# Used bow vs New bow



## Shaky (May 21, 2004)

Looking to get back into the archery game after selling all my archery stuff a few years ago, but here is my question.

With a set budget in mind, of say 4-500, would it better to buy a couple, few years old higher end bow with all accessories, or would you stay in the middle range current production models?


----------



## patwilson (Jan 13, 2006)

Good question.... I would have no problem buying used equipment as long as it looked UN-abused and from a reputable person. Could save a ton of $$$$


----------



## Flatfisher6187 (Jun 21, 2007)

I recently bought a SLIGHTLY used Bear Attitude for about half the price of a new one and it shoots just like a new bow. I agree with pat, as long as it appears to be un-abused go for it. Might be harder to find exactly what you are looking for though. I lucked out, I knew exactly what I wanted and was about to order it from Cabelas and then I happened to check Craigslist and found the same bow with a few extras for a great deal. A lot of people buy a brand new bow use it for one season and either realize that they aren't going to use it or want to go get the next years model and it can save a lot of money. Just be sure to check it out good before pulling the trigger. Good luck


----------



## Flatfisher6187 (Jun 21, 2007)

Also a lot of manufacturers are making really great "budget bows". My Bear retails for about $400 ready to hunt and it shoots like a dream. Not quite as fast as my neighbors Diamond Outlaw but it is super quiet and forgiving and comes setup with a trophy ridge 4 pin sight w/ quiver, trophy ridge whisker biscuit, and rubberized stabilizer and peep and wrist sling. I think my buddy paid around $550 for his Diamond that is setup about the same and it is a really sweet bow as well. If you aren't dead set on high end Mathews or Hoyt these are a couple really good options if you decide to go new.


----------



## txjustin (Jun 3, 2009)

The main problem with buying used (that I see) is they are not set up initially for YOU so you really don't know if you will like it once it's tuned. But, buying used, or a cheaper new one, would be the way to go in your case to dip your toe back in the water, so to speak.


----------



## Shaky (May 21, 2004)

I'm pretty flexible when it comes to archery equipment, my last one was a used bow tech it replaced a 15 yo pse so it was a definate step up. But with this current crop of bows say 2005-2014 I just don't see that much difference in a couple years besides a few more fps.

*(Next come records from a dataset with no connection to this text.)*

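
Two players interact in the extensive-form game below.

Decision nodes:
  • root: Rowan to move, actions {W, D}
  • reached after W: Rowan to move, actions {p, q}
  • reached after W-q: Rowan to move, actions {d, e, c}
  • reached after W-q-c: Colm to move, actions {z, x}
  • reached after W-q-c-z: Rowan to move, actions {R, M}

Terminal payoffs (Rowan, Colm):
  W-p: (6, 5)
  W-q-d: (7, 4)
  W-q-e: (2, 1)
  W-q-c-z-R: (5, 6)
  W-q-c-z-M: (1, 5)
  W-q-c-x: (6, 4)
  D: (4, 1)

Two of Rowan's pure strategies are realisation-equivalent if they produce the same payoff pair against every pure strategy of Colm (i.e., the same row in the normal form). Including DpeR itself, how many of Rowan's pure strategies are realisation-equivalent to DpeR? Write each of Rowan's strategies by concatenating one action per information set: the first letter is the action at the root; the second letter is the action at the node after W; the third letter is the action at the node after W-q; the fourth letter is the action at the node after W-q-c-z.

Row for DpeR (columns z, x): (4,1) (4,1).
Under DpeR, Rowan's choice at the node after W and at the node after W-q and at the node after W-q-c-z can never be reached regardless of what Colm does, so varying those choices leaves every outcome unchanged.
Holding the reachable choices fixed and varying the unreachable ones freely already gives 2 × 3 × 2 = 12 equivalent strategies.
No other strategy reproduces this row, so those 12 are the full class: DpdR, DpdM, DpeR, DpeM, DpcR, DpcM, DqdR, DqdM, DqeR, DqeM, DqcR, DqcM.

12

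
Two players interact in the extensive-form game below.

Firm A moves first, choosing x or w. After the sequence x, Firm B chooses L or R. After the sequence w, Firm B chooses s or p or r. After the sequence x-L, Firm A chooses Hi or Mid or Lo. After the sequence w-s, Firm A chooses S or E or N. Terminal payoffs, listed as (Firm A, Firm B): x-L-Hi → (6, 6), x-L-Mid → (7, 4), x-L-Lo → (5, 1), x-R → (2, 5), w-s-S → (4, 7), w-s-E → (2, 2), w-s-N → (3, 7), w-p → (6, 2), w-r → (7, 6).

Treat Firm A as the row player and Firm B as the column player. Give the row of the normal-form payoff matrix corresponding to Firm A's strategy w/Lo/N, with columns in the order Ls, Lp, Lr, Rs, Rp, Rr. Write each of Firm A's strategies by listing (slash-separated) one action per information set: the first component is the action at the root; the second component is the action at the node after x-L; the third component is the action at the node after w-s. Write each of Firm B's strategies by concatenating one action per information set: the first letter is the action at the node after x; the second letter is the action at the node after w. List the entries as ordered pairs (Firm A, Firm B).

vs Ls: Firm A plays w → Firm B plays s at [w] → Firm A plays N at [w-s] → (3, 7)
vs Lp: Firm A plays w → Firm B plays p at [w] → (6, 2)
vs Lr: Firm A plays w → Firm B plays r at [w] → (7, 6)
vs Rs: Firm A plays w → Firm B plays s at [w] → Firm A plays N at [w-s] → (3, 7)
vs Rp: Firm A plays w → Firm B plays p at [w] → (6, 2)
vs Rr: Firm A plays w → Firm B plays r at [w] → (7, 6)

(3,7) (6,2) (7,6) (3,7) (6,2) (7,6)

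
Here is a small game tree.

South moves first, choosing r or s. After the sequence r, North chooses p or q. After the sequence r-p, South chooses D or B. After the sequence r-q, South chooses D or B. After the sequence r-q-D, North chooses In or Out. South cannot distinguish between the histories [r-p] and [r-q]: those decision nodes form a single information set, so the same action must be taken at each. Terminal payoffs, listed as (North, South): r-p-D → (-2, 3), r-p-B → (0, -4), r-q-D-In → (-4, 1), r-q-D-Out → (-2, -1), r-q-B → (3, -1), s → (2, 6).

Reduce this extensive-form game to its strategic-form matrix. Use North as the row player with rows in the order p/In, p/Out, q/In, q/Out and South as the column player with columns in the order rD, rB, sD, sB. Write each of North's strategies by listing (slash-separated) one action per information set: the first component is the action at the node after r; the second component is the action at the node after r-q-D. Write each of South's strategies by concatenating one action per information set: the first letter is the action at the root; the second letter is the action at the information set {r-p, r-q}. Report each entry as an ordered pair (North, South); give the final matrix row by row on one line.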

Btw it will mainly be used for javelina/pigs for now


----------



## Whitebassfisher (May 4, 2007)

Personally I have been lucky buying used bows. Initially I bought new from a pro shop to get sized correctly and learn a bit. Later I bought used because some people tend to upgrade to latest and greatest so often.


----------



## jt2hunt (May 13, 2006)

Bought my Drenalin used for a couple hundred and changed the cams and string for less then a 100.


----------



## Trouthunter (Dec 18, 1998)

http://www.huntersfriend.com/

Go there and get you a package deal that fits you buddy...no worrying about restringing a bow or changing modules to fit your draw length.

Good site that you can trust.

TH


----------



## Shaky (May 21, 2004)

Trouthunter said:


> http://www.huntersfriend.com/
> 
> Go there and get you a package deal that fits you buddy...no worrying about restringing a bow or changing modules to fit your draw length.
> 
> ...


I went to this site, and let me tell you......:bounce:dangit, this is why I DONT want to go to a proshop.......I havent even decided on a bow yet and have already blown my projected budget!!!!!!!

lol, seriously, great link and I'll probably end up using it, but I am planning on stopping by a pro shop on my way down south tomorrow.......just to look.....:ac550:


----------